A CO2 scrubber  keeps the recirculating CO2 levels low by chemically absorbing exhaled CO2. However, the scrubber has a finite lifetime – it can only absorb so much CO2. Once its capacity has been exceeded, CO passing through the canister accumulates exponentially as the diver continues to produce CO2 from his respiration.

The question rebreather divers want answered is, “How much of that bypassed CO2 can I tolerate?” As we’ve discussed in previous posts, 30% CO2 can incapacitate you within a few breaths. I can personally verify that if you’re exercising you may not notice the effect 7% CO2 has on you, until you try to do something requiring coordination. I’d equate it to the effect of drinking too many beers. There is little controversy about CO2 levels of 5-7% being bad for a diver.

For levels below 5-7% CO2, the U.S. Navy has not been real clear. For instance, 2% CO2 is the maximum CO2 allowed in diving helmets. If CO2 were to climb higher the diver would most likely feel a need to ventilate the helmet by briefly turning up the fresh gas supply to clear CO2.

Since at least 1981, NEDU has defined the scrubber canister breakthrough point in rebreathers as 0.5% CO2. That means that at some point, which varies with CO2 injection rate, ventilation rate, water temperature, and grain size of CO2 absorbent, CO2 begins leaking past the canister, not being fully absorbed during its passage through the canister. Once that leakage starts, the amount of CO2 entering the diver’s inspired breath rises at an ever increasing rate unless work rate or other variables change. By the time the CO2 leaving the canister has reached 0.5%, the canister has unequivocally “broken through”.

I pointed out in my last post that even 0% inspired CO2 may be too much for some divers when they are facing resistance to breathing. And all rebreathers are more difficult to breathe than other types of underwater breathing apparatus because the diver has to force his breath through the rig’s scrubber canister and associated hoses. The deeper the dive the denser the breathing gas and the worse breathing resistance becomes.

In free-flow diving helmets like the old MK 5, and the short-lived MK 12, the diver did not breathe through hoses and scrubber canisters. But those helmets had a high dead space and to keep helmet CO2 at tolerable levels a fresh gas flow of 6 actual cubic feet per minute (acfm; 170 liters per minute) was required. The U.S. Navy allowed up to 2% CO2 in the helmet because 1) the helmets did not have a high work of breathing and 2) due to simple physics the helmet CO2 couldn’t be kept very low.
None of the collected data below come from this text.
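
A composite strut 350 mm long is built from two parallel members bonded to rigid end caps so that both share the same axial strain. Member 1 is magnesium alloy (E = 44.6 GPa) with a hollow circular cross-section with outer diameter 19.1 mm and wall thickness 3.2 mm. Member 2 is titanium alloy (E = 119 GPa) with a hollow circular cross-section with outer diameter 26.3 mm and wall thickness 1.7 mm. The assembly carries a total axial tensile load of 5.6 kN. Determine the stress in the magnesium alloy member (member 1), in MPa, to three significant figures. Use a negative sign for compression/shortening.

A_1 = 159.8 mm².
A_2 = 131.4 mm².
Equal strain + equilibrium ⇒ each member carries load in proportion to AE: A₁E₁ = 7129000 N, A₂E₂ = 15630000 N, ΣAE = 22760000 N.
σ₁ = P·E₁/ΣAE = 5600·44600/22760000 = 10.97 MPa.

11.0 MPa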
For rebreathers, none of the above apply. A high breathing resistance is inevitable, at least compared to free-flow helmets, and once CO2 starts rising there is nothing you can do to decrease it again, short of stopping work.
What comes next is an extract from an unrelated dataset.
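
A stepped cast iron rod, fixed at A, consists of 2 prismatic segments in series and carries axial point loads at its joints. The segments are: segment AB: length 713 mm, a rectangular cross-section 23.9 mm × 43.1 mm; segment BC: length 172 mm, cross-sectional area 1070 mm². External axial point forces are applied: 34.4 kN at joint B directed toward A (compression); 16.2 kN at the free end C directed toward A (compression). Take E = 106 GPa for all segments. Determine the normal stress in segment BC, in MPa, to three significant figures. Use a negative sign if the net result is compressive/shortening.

Internal axial forces (sectioning from the free end, tension +): N_BC = -16.2 kN, N_AB = -50.6 kN.
σ_BC = N_BC/A_BC = -16200/1070 = -15.14 MPa.

-15.1 MPa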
In 2000, NEDU’s M. Knafelc published a literature review espousing that the same limit for inspired CO2 which applies in helmets could be used in rebreathers. Nevertheless, in 2010 NEDU’s D. Warkander and B. Shykoff clearly demonstrated that in the face of rising inspired CO2 concentrations work performance is reduced, and blood levels of CO2 rise, in some cases to dangerous levels. More recent work by the Warkander and Shykoff duo have extended those studies into submersion, however those reports are not yet publicly available.
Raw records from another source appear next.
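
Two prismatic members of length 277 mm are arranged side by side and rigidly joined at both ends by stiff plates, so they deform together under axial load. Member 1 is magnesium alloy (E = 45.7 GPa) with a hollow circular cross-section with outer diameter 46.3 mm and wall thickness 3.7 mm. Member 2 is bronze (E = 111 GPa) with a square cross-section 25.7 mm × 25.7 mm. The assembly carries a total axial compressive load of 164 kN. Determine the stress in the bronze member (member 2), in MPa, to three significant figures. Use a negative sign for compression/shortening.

-190 MPa

A_1 = 495.2 mm².
A_2 = 660.5 mm².
Equal strain + equilibrium ⇒ each member carries load in proportion to AE: A₁E₁ = 22630000 N, A₂E₂ = 73310000 N, ΣAE = 95940000 N.
σ₂ = P·E₂/ΣAE = -164000·111000/95940000 = -189.7 MPa.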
As a result of both physiological theory and confirmatory data in young, physically-fit experimental divers, NEDU has not relaxed the existing definitions of scrubber canister breakthrough, 0.5% PCO2. Furthermore NEDU will adhere to the current practice of using statistical prediction methods to define published canister durations, methods which are designed to keep the odds of a diver’s rebreather canister “breaking through” to no more than 2.5%, comparable to the odds of decompression sickness following Navy multi-level dive tables. Details of this procedure will be explained in later postings.